807 5th Street - George Randall House
This 1-1/2 story house sits under a side gable roof, with a gabled bay projecting out to the south from the east end of the primary façade. A recessed porch is present at the southwest corner of the house, where the eave is supported by Tuscan porch columns with entasis. A small shed dormer is centered above the porch in the main gable. All of the gables feature enclosed eaves, decorative barge moldings, and gable end returns. The first floor of the house is clad with horizontal drop siding above a prominent water table. A belt course surrounds the house between the two floors, providing a transition to the decorative imbrication at the second floor level in the gable ends.

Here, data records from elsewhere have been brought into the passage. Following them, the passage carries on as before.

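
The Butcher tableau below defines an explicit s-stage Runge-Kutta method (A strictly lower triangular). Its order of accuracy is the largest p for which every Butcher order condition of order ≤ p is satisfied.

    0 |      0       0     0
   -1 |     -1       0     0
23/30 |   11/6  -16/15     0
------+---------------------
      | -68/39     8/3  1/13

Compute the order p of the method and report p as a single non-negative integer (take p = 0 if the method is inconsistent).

1

b = (-68/39, 8/3, 1/13)
c = (0, -1, 23/30)
Ac = (0, 0, 16/15)
Σ b_i: (-68/39)·1 + 8/3·1 + 1/13·1 = 1 ✓
b·c: 8/3·(-1) + 1/13·23/30 = -339/130 ≠ 1/2 ⇒ order 1.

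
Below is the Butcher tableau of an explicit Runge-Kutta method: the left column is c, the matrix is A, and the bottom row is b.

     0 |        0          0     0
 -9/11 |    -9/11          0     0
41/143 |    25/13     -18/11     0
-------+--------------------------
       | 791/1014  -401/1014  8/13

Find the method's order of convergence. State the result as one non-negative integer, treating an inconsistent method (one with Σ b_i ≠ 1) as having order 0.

b = (791/1014, -401/1014, 8/13)
c = (0, -9/11, 41/143)
Ac = (0, 0, 162/121)
Σ b_i: 791/1014·1 + (-401/1014)·1 + 8/13·1 = 1 ✓
b·c: (-401/1014)·(-9/11) + 8/13·41/143 = 1/2 ✓
b·c²: (-401/1014)·81/121 + 8/13·1681/20449 = -113855/531674 ≠ 1/3 ⇒ order 2.
b·Ac: 8/13·162/121 = 1296/1573 ≠ 1/6

2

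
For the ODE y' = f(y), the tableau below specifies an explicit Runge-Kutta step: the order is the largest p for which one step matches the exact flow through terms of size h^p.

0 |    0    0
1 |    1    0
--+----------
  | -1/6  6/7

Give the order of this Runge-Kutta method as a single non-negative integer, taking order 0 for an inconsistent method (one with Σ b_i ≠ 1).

b = (-1/6, 6/7)
c = (0, 1)
Σ b_i: (-1/6)·1 + 6/7·1 = 29/42 ≠ 1 ⇒ order 0.

0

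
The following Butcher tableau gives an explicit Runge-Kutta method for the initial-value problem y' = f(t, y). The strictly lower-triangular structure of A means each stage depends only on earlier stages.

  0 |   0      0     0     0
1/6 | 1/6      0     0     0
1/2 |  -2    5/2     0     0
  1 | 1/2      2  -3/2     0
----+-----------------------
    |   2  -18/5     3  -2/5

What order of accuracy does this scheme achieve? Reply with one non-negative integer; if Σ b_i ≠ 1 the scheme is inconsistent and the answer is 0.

2

b = (2, -18/5, 3, -2/5)
c = (0, 1/6, 1/2, 1)
Ac = (0, 0, 5/12, -5/12)
Σ b_i: 2·1 + (-18/5)·1 + 3·1 + (-2/5)·1 = 1 ✓
b·c: (-18/5)·1/6 + 3·1/2 + (-2/5)·1 = 1/2 ✓
b·c²: (-18/5)·1/36 + 3·1/4 + (-2/5)·1 = 1/4 ≠ 1/3 ⇒ order 2.
b·Ac: 3·5/12 + (-2/5)·(-5/12) = 17/12 ≠ 1/6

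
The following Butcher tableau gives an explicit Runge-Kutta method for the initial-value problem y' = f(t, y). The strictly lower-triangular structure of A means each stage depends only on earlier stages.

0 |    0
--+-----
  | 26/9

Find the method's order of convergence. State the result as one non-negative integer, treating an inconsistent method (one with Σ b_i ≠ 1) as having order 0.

0

b = (26/9)
c = (0)
Σ b_i: 26/9·1 = 26/9 ≠ 1 ⇒ order 0.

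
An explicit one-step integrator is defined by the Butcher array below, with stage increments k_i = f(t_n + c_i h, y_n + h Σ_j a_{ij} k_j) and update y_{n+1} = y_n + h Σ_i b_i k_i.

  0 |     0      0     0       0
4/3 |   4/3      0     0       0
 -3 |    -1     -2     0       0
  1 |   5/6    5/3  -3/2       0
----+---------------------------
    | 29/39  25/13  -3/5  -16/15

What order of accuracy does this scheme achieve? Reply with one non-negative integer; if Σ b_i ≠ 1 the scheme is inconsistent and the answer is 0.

1

b = (29/39, 25/13, -3/5, -16/15)
c = (0, 4/3, -3, 1)
Ac = (0, 0, -8/3, 121/18)
Σ b_i: 29/39·1 + 25/13·1 + (-3/5)·1 + (-16/15)·1 = 1 ✓
b·c: 25/13·4/3 + (-3/5)·(-3) + (-16/15)·1 = 643/195 ≠ 1/2 ⇒ order 1.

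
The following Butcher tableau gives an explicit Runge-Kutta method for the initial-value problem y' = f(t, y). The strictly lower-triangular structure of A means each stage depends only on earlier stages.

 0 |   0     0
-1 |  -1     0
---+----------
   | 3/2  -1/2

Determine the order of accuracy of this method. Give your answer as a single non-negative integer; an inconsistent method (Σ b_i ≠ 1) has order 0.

2

b = (3/2, -1/2)
c = (0, -1)
Σ b_i: 3/2·1 + (-1/2)·1 = 1 ✓
b·c: (-1/2)·(-1) = 1/2 ✓; 2 stages ⇒ order 2.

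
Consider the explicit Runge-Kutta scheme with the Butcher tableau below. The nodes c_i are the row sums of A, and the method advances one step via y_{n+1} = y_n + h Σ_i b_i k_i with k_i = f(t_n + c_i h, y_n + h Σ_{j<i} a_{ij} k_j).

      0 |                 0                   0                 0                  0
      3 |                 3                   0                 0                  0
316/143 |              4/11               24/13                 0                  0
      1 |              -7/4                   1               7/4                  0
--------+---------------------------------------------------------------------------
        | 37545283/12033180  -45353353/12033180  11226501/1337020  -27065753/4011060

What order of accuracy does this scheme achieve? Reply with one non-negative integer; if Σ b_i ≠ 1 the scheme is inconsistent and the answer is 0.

3

b = (37545283/12033180, -45353353/12033180, 11226501/1337020, -27065753/4011060)
c = (0, 3, 316/143, 1)
Ac = (0, 0, 72/13, 982/143)
Σ b_i: 37545283/12033180·1 + (-45353353/12033180)·1 + 11226501/1337020·1 + (-27065753/4011060)·1 = 1 ✓
b·c: (-45353353/12033180)·3 + 11226501/1337020·316/143 + (-27065753/4011060)·1 = 1/2 ✓
b·c²: (-45353353/12033180)·9 + 11226501/1337020·99856/20449 + (-27065753/4011060)·1 = 1/3 ✓
b·Ac: 11226501/1337020·72/13 + (-27065753/4011060)·982/143 = 1/6 ✓
b·c³: (-45353353/12033180)·27 + 11226501/1337020·31554496/2924207 + (-27065753/4011060)·1 = -5134956539/286790790 ≠ 1/4 ⇒ order 3.
b·(c∘Ac): 11226501/1337020·22752/1859 + (-27065753/4011060)·982/143 = 113166931/2005530 ≠ 1/8
b·Ac²: 11226501/1337020·216/13 + (-27065753/4011060)·358789/20449 = 12114146309/573581580 ≠ 1/12
b·A²c: (-27065753/4011060)·126/13 = -43721601/668510 ≠ 1/24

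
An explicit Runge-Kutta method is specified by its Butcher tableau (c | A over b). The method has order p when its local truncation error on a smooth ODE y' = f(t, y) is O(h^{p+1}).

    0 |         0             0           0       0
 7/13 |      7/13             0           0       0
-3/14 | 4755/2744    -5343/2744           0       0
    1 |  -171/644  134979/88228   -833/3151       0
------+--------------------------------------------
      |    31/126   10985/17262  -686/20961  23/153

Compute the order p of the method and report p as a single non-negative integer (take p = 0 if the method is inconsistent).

4

b = (31/126, 10985/17262, -686/20961, 23/153)
c = (0, 7/13, -3/14, 1)
Ac = (0, 0, -411/392, 81/92)
Σ b_i: 31/126·1 + 10985/17262·1 + (-686/20961)·1 + 23/153·1 = 1 ✓
b·c: 10985/17262·7/13 + (-686/20961)·(-3/14) + 23/153·1 = 1/2 ✓
b·c²: 10985/17262·49/169 + (-686/20961)·9/196 + 23/153·1 = 1/3 ✓
b·Ac: (-686/20961)·(-411/392) + 23/153·81/92 = 1/6 ✓
b·c³: 10985/17262·343/2197 + (-686/20961)·(-27/2744) + 23/153·1 = 1/4 ✓
b·(c∘Ac): (-686/20961)·1233/5488 + 23/153·81/92 = 1/8 ✓
b·Ac²: (-686/20961)·(-411/728) + 23/153·129/299 = 1/12 ✓
b·A²c: 23/153·51/184 = 1/24 ✓; 4 stages ⇒ order 4.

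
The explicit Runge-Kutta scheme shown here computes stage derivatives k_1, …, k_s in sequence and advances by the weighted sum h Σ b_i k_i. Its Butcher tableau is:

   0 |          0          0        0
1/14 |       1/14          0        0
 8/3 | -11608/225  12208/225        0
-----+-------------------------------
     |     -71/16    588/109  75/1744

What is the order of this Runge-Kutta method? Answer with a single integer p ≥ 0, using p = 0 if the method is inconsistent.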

This imbrication is battered above the belt course, and features rectangular, hexagonal, fishscale, and octagonal courses. The windows in the house are primarily 1/1 double-hung wood sash with plain board surrounds, projecting sills, and apron moldings. Under the southeast gable the first floor is octagonally shaped, with a rectangular second floor above the belt course, which is ornamented with small pendants at the corners. The house sits on a board formed concrete foundation, and has recently seen the replacement of the porch balustrade. There is a garage behind the house to the north.

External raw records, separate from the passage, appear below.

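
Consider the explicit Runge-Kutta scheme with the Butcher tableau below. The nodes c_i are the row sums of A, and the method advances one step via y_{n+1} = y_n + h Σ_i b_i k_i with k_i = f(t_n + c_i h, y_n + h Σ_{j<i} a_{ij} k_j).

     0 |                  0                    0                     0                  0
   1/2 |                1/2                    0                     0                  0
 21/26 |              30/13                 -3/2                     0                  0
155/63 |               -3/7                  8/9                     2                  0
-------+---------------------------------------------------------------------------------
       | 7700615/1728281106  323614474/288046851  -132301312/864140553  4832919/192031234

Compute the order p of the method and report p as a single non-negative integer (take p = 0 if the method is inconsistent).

3

b = (7700615/1728281106, 323614474/288046851, -132301312/864140553, 4832919/192031234)
c = (0, 1/2, 21/26, 155/63)
Ac = (0, 0, -3/4, 241/117)
Σ b_i: 7700615/1728281106·1 + 323614474/288046851·1 + (-132301312/864140553)·1 + 4832919/192031234·1 = 1 ✓
b·c: 323614474/288046851·1/2 + (-132301312/864140553)·21/26 + 4832919/192031234·155/63 = 1/2 ✓
b·c²: 323614474/288046851·1/4 + (-132301312/864140553)·441/676 + 4832919/192031234·24025/3969 = 1/3 ✓
b·Ac: (-132301312/864140553)·(-3/4) + 4832919/192031234·241/117 = 1/6 ✓
b·c³: 323614474/288046851·1/8 + (-132301312/864140553)·9261/17576 + 4832919/192031234·3723875/250047 = 410081795909/943641483876 ≠ 1/4 ⇒ order 3.
b·(c∘Ac): (-132301312/864140553)·(-63/104) + 4832919/192031234·37355/7371 = 126906661/576093702 ≠ 1/8
b·Ac²: (-132301312/864140553)·(-3/8) + 4832919/192031234·4645/3042 = 1435571573/14978436252 ≠ 1/12
b·A²c: 4832919/192031234·(-3/2) = -14498757/384062468 ≠ 1/24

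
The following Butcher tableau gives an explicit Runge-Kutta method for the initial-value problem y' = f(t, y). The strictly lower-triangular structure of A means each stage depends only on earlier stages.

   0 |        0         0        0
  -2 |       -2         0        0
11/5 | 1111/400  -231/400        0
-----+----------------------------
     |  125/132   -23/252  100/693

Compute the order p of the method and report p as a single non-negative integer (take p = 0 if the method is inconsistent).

3

b = (125/132, -23/252, 100/693)
c = (0, -2, 11/5)
Ac = (0, 0, 231/200)
Σ b_i: 125/132·1 + (-23/252)·1 + 100/693·1 = 1 ✓
b·c: (-23/252)·(-2) + 100/693·11/5 = 1/2 ✓
b·c²: (-23/252)·4 + 100/693·121/25 = 1/3 ✓
b·Ac: 100/693·231/200 = 1/6 ✓; 3 stages ⇒ order 3.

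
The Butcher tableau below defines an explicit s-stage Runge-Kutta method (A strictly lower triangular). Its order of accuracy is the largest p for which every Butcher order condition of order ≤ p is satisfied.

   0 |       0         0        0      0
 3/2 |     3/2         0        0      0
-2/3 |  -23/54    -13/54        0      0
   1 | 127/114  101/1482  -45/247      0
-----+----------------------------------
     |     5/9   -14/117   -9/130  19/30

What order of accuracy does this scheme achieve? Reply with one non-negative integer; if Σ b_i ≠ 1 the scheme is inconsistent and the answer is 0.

b = (5/9, -14/117, -9/130, 19/30)
c = (0, 3/2, -2/3, 1)
Ac = (0, 0, -13/36, 17/76)
Σ b_i: 5/9·1 + (-14/117)·1 + (-9/130)·1 + 19/30·1 = 1 ✓
b·c: (-14/117)·3/2 + (-9/130)·(-2/3) + 19/30·1 = 1/2 ✓
b·c²: (-14/117)·9/4 + (-9/130)·4/9 + 19/30·1 = 1/3 ✓
b·Ac: (-9/130)·(-13/36) + 19/30·17/76 = 1/6 ✓
b·c³: (-14/117)·27/8 + (-9/130)·(-8/27) + 19/30·1 = 1/4 ✓
b·(c∘Ac): (-9/130)·13/54 + 19/30·17/76 = 1/8 ✓
b·Ac²: (-9/130)·(-13/24) + 19/30·11/152 = 1/12 ✓
b·A²c: 19/30·5/76 = 1/24 ✓; 4 stages ⇒ order 4.

4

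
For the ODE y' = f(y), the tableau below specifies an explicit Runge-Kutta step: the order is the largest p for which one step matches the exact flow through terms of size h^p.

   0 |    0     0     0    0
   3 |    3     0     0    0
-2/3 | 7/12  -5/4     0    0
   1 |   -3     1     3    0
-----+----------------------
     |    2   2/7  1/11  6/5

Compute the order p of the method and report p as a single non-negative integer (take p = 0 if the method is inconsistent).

b = (2, 2/7, 1/11, 6/5)
c = (0, 3, -2/3, 1)
Ac = (0, 0, -15/4, 1)
Σ b_i: 2·1 + 2/7·1 + 1/11·1 + 6/5·1 = 1377/385 ≠ 1 ⇒ order 0.

0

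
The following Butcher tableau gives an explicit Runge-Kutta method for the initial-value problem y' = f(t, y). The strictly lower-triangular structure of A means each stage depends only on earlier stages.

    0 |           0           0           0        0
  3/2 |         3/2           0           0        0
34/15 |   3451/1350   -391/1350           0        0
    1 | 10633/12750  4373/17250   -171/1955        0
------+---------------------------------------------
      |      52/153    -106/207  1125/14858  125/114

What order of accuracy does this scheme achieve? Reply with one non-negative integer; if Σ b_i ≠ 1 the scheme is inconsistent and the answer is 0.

4

b = (52/153, -106/207, 1125/14858, 125/114)
c = (0, 3/2, 34/15, 1)
Ac = (0, 0, -391/900, 91/500)
Σ b_i: 52/153·1 + (-106/207)·1 + 1125/14858·1 + 125/114·1 = 1 ✓
b·c: (-106/207)·3/2 + 1125/14858·34/15 + 125/114·1 = 1/2 ✓
b·c²: (-106/207)·9/4 + 1125/14858·1156/225 + 125/114·1 = 1/3 ✓
b·Ac: 1125/14858·(-391/900) + 125/114·91/500 = 1/6 ✓
b·c³: (-106/207)·27/8 + 1125/14858·39304/3375 + 125/114·1 = 1/4 ✓
b·(c∘Ac): 1125/14858·(-6647/6750) + 125/114·91/500 = 1/8 ✓
b·Ac²: 1125/14858·(-391/600) + 125/114·121/1000 = 1/12 ✓
b·A²c: 125/114·19/500 = 1/24 ✓; 4 stages ⇒ order 4.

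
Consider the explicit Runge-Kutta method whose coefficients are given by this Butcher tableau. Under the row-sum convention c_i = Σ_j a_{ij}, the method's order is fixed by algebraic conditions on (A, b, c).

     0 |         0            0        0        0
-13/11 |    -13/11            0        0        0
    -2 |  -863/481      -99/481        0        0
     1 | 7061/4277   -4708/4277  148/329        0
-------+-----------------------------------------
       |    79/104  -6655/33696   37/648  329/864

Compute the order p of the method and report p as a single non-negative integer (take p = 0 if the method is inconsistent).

4

b = (79/104, -6655/33696, 37/648, 329/864)
c = (0, -13/11, -2, 1)
Ac = (0, 0, 9/37, 132/329)
Σ b_i: 79/104·1 + (-6655/33696)·1 + 37/648·1 + 329/864·1 = 1 ✓
b·c: (-6655/33696)·(-13/11) + 37/648·(-2) + 329/864·1 = 1/2 ✓
b·c²: (-6655/33696)·169/121 + 37/648·4 + 329/864·1 = 1/3 ✓
b·Ac: 37/648·9/37 + 329/864·132/329 = 1/6 ✓
b·c³: (-6655/33696)·(-2197/1331) + 37/648·(-8) + 329/864·1 = 1/4 ✓
b·(c∘Ac): 37/648·(-18/37) + 329/864·132/329 = 1/8 ✓
b·Ac²: 37/648·(-117/407) + 329/864·948/3619 = 1/12 ✓
b·A²c: 329/864·36/329 = 1/24 ✓; 4 stages ⇒ order 4.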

Statement of Significance: In 1889, George W. and Mary Randall purchased this property and are responsible for the subsequent construction of the house. Mr. Randall was born in England in 1841 and, at age 16, worked his way across the Atlantic as a cabin boy. After years in the Connecticut mills, Randall and his wife Mary arrived in Oregon, via the Isthmus of Panama, in 1868. The couple purchased land on the outskirts of town and grew crops, which were shipped to San Francisco. The house was built in c.1905 for the Randalls upon their retirement. By 1931, the property had been sold to Lottie J. Crawford, who resided at 508 Jefferson. Although Crawford resided in the house in the late 1940s and owned it until 1981, it appears to have used primarily as a rental. Tenants during her ownership included Rose Hartley, a stenographer at the Oregon City Public Library and Charles A. Coffman, a mechanic for the local board of education.